We have seen how COVID-19 mounted pressure on businesses to fast-track their digital transformation journeys by months and, in several cases, by years. The arrival of the pandemic made them reconsider technologies they had at their fingertips artificial intelligence (AI) and harness them to boost productivity, address supply chain issues, and seamlessly deliver products and services. Organizations have realized the indispensability of integrating AI into their digital strategy and this article will focus on addressing common AI adoption challenges.
Artificial Intelligence is a revolutionary technology that saves time, energy, and money. It is no longer confined to science textbooks or science-fiction fantasies; it has countless applications in the real world. Businesses are now acknowledging the importance of implementing this futuristic technology. In fact, a high-level penetration of machine intelligence can resolve fundamental problems.
A McKinsey survey illustrates that AI adoption followed an upward trajectory in the year 2021 and continues to do so. It states, “56 percent of all respondents report AI adoption in at least one function, up from 50 percent in 2020.”
While businesses have realized that AI adoption is the way forward, it’s not always easy. So, what are the critical barriers that prevent businesses from realizing the tremendous potential of this next-gen technology? Let’s discuss these AI adoption challenges one by one.
The first challenge to AI adoption is how ethics becomes a pressing concern as organizations integrate AI with more processes. AI brings seemingly scientific credence to human biases and tends to amplify them, putting its potential for decision-making doubtful. Fortunately, we have a solution.
A promising sign is the growing awareness of this issue and acknowledging AI’s potential for bias is the first step. As businesses train their AI/ML models, they must actively counter prejudiced data and specifically program their AI to be unbiased. Also, annotators must carefully analyze training data before it is fed into the algorithm. This way, it won’t lead to biased conclusions.
Poor Data Quality
One of the most critical barriers to profitable AI adoption is the poor quality of data used. Any AI application is only as smart as the information it can access. Irrelevant or inaccurately labeled datasets may prevent the application from working as effectively as it should.
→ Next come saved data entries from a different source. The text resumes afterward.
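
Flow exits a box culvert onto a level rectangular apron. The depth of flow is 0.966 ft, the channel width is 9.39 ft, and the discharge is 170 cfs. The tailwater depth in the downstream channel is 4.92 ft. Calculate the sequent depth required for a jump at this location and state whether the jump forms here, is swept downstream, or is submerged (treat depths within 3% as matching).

y₂ = 4.13 ft; the jump is submerged

q = Q/b = 170/9.39 = 18.1 ft²/s; V₁ = q/y₁ = 18.7 ft/s. Fr₁ = V₁/√(g·y₁) = 3.36.
Conjugate-depth relation: y₂/y₁ = ½[√(1 + 8Fr₁²) − 1] = ½[√91.34 − 1] = 4.28.
y₂ = 4.28 × 0.966 = 4.13 ft.
Tailwater y_tw = 4.92 ft: y_tw > y₂, so the jump is submerged.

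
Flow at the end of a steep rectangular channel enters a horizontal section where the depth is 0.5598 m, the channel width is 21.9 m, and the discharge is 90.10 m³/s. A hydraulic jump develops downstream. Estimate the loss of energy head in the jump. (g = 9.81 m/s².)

q = Q/b = 90.10/21.9 = 4.114 m²/s; V₁ = q/y₁ = 7.349 m/s. Fr₁ = V₁/√(g·y₁) = 3.136.
Sequent-depth ratio: y₂/y₁ = ½[√(1 + 8Fr₁²) − 1] = ½[√79.683 − 1] = 3.963.
y₂ = 3.963 × 0.5598 = 2.219 m.
V₂ = q/y₂ = 4.114/2.219 = 1.854 m/s. E₁ = y₁ + V₁²/2g = 3.313 m; E₂ = y₂ + V₂²/2g = 2.394 m. ΔE = E₁ − E₂ = 0.9188 m.

ΔE = 0.9188 m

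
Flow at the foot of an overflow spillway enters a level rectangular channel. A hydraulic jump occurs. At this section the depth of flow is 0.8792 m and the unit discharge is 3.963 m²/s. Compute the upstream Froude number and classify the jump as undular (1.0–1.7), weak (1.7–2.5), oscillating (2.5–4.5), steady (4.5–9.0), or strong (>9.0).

Fr₁ = 1.535; undular jump

V₁ = q/y₁ = 3.963/0.8792 = 4.508 m/s. Fr₁ = V₁/√(g·y₁) = 4.508/√(9.81×0.8792) = 1.535.
Fr₁ = 1.535 lies in the undular range.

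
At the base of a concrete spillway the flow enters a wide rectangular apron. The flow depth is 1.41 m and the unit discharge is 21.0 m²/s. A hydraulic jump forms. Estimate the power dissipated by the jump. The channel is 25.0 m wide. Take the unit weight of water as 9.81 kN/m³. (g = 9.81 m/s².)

V₁ = q/y₁ = 21.0/1.41 = 14.9 m/s. Fr₁ = V₁/√(g·y₁) = 14.9/√(9.81×1.41) = 4.00.
Bélanger equation: y₂/y₁ = ½[√(1 + 8Fr₁²) − 1] = ½[√129.3 − 1] = 5.19.
y₂ = 5.19 × 1.41 = 7.31 m.
V₂ = q/y₂ = 21.0/7.31 = 2.87 m/s. E₁ = y₁ + V₁²/2g = 12.7 m; E₂ = y₂ + V₂²/2g = 7.73 m. ΔE = E₁ − E₂ = 4.98 m.
Q = q·b = 21.0 × 25.0 = 525 m³/s. P = γ·Q·ΔE = 9.81 × 525 × 4.98 = 25669 kW.

P = 25669 kW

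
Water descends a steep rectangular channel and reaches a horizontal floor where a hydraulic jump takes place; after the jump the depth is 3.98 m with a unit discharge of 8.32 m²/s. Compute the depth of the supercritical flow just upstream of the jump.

V₂ = q/y₂ = 8.32/3.98 = 2.09 m/s; Fr₂ = V₂/√(g·y₂) = 0.335.
Applying the sequent-depth relation in reverse, y₁/y₂ = ½[√(1 + 8Fr₂²) − 1] = ½[√1.895 − 1] = 0.188.
y₁ = 0.188 × 3.98 = 0.750 m.

y₁ = 0.750 m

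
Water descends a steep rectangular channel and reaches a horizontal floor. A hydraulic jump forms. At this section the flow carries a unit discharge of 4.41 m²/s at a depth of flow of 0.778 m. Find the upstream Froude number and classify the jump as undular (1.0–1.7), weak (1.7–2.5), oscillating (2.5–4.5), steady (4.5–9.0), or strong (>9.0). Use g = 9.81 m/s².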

Many organizations collect far too much data. It may be full of inconsistencies and redundancies, resulting in data decay. Data quality can be improved by streamlining the collection process. The stakeholders must pay more attention to data cleansing, labeling, and warehousing. These workflow changes can provide businesses with high-quality data.
In the face of rising cybercrime, responsible data governance is more vital than ever. People are concerned about how companies access and use their confidential information, so it’s important that organizations leveraging customer-facing AI hold themselves accountable when deploying applications.
The key here is segmentation and visibility. Organizations must ensure that they can monitor and restrict how their AI algorithms use data at all stages. Segmentation mitigates the impact of a breach and keeps user information as safe as possible. Likewise, transparent data collection policies can also help alleviate concerns related to AI.
Companies often use in-house tools and pipelines for AI deployment and monitoring. Constructing an efficient AI model from scratch demands a significant expenditure of time and money. So, if you have just started, AI adoption can cost you exorbitantly. Also, your tool may include inappropriate algorithms and biased data. In such a scenario, adopting third-party tools for AI integration or using a market-tested tool is a comparatively sensible option.
AI implementation introduces cybersecurity risks. Many data breaches have already occurred to collect data for AI initiatives. Protecting stored data from malware and hackers should, therefore, be a top priority for companies. A robust cybersecurity defense approach can help prevent such attacks. Besides, AI adoption leaders need to acknowledge the growing menace of sophisticated threats and evolve from a reactive to a proactive strategy.
Training the AI/ML models demands constant amounts of high-quality labeled datasets. Organizations, therefore, need to feed massive volumes of data into the machine learning algorithms, so that they can perform the desired activities and deliver reliable results.
This has become challenging as traditional storage technologies are quite expensive and come with space limitations. However, recent technological breakthroughs like flash storage seem to provide a solution. Unlike traditional hard disks that are expensive, flash storage is more reliable and affordable.
AI and other data-centric operations increasingly face legal regulations with their rising prominence. Organizations must abide by these restrictions, especially if they operate in highly regulated industries such as finance and healthcare.
Taking a flexible approach toward maintaining high privacy and governance standards can help these companies be more legally compliant. Third-party auditors are more likely to be in demand owing to increased regulations.
The Way Forward
AI is gradually becoming a game-changer and its potential is up for grabs. A PwC study states “AI could contribute up to $15.7 trillion to the global economy in 2030, more than the current output of China and India combined. Of this, $6.6 trillion is likely to come from increased productivity and $9.1 trillion is likely to come from consumption-side effects.”
But what can make AI work for companies? Anticipating the barriers to AI adoption and taking a strategic approach to its implementation can help organizations achieve transformational growth and maximize returns.